碧空2023 nautilus574(Jean-Jacques/Rousseau!)
2023 nautilus574(Jean-Jacques/Rousseau!)
同一のものではなくなっていく「私」に魘されている、この孤独な散歩者が魘されているのは、何か不滅の気配が真に迫るのではなく、薄気味悪く迫るからである。あるいは、追跡や包囲する陰謀の気配に変装した試煉のエネルギー状態が、神話的懲罰となって天に迫るのである。

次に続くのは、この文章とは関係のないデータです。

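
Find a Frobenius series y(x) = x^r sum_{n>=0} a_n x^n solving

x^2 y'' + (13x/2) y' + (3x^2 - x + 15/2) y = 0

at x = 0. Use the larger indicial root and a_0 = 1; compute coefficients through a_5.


Write in Frobenius form y'' + (p(x)/x) y' + (q(x)/x^2) y = 0:
  p(x) = 13/2,  q(x) = 3x^2 - x + 15/2.
Indicial equation: r(r-1) + (13/2) r + (15/2) = 0 -> roots r_1 = -5/2, r_2 = -3.
Take r = r_1 = -5/2. Let y(x) = x^r sum_{n>=0} a_n x^n with a_0 = 1.
Substitute y = x^r sum a_n x^n and match x^{r+n}. The recurrence is
  D(n) a_n - 1 a_{n-1} + 3 a_{n-2} = 0,  where D(n) = (r+n)(r+n-1) + (13/2)(r+n) + (15/2).
  a_n = [1 a_{n-1} - 3 a_{n-2}] / D(n).
Since the indicial polynomial factors as (r - r_1)(r - r_2), D(n) = (r_1 + n - r_1)(r_1 + n - r_2) = n(n + 1/2).
Evaluating step by step (a_0 = 1):
  n = 1: D(1) = 1(1 + 1/2) = 3/2; numerator = 1(1) = 1; a_1 = (1)/(3/2) = 2/3
  n = 2: D(2) = 2(2 + 1/2) = 5; numerator = 1(2/3) - 3(1) = -7/3; a_2 = (-7/3)/(5) = -7/15
  n = 3: D(3) = 3(3 + 1/2) = 21/2; numerator = 1(-7/15) - 3(2/3) = -37/15; a_3 = (-37/15)/(21/2) = -74/315
  n = 4: D(4) = 4(4 + 1/2) = 18; numerator = 1(-74/315) - 3(-7/15) = 367/315; a_4 = (367/315)/(18) = 367/5670
  n = 5: D(5) = 5(5 + 1/2) = 55/2; numerator = 1(367/5670) - 3(-74/315) = 4363/5670; a_5 = (4363/5670)/(55/2) = 4363/155925

r = -5/2; a_0 = 1; a_1 = 2/3; a_2 = -7/15; a_3 = -74/315; a_4 = 367/5670; a_5 = 4363/155925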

湖中の島の監獄に閉じ込められたJean-Jacques/Rousseau をのぞき込めば、壁に写る影は、ケンタウロス!のはずである。馬形の胴体と四肢が、その、Jean-Jacquesに置き換わった首と胸をおかして実在するかのようになるまで拡張してRousseauになっていく、そのmetamorphosis に魘されているのである。
それは、不滅の気配であるが、打ち消された「私」が迫るのである。孤独な散歩者の夢想は、偶然の「私」(Jean-Jacques/Rousseau )に迫ろうとして、運命や種の如く場所の如く膨れ上がった「私」(Rousseau!)が迫ってしまう。その夢想は、全体が部分の振りをするようにして、運命や種や良心といった呼び声としての「私」が偶然や個や不正といった症状としての「私」の振りをする、その振動を躱せない。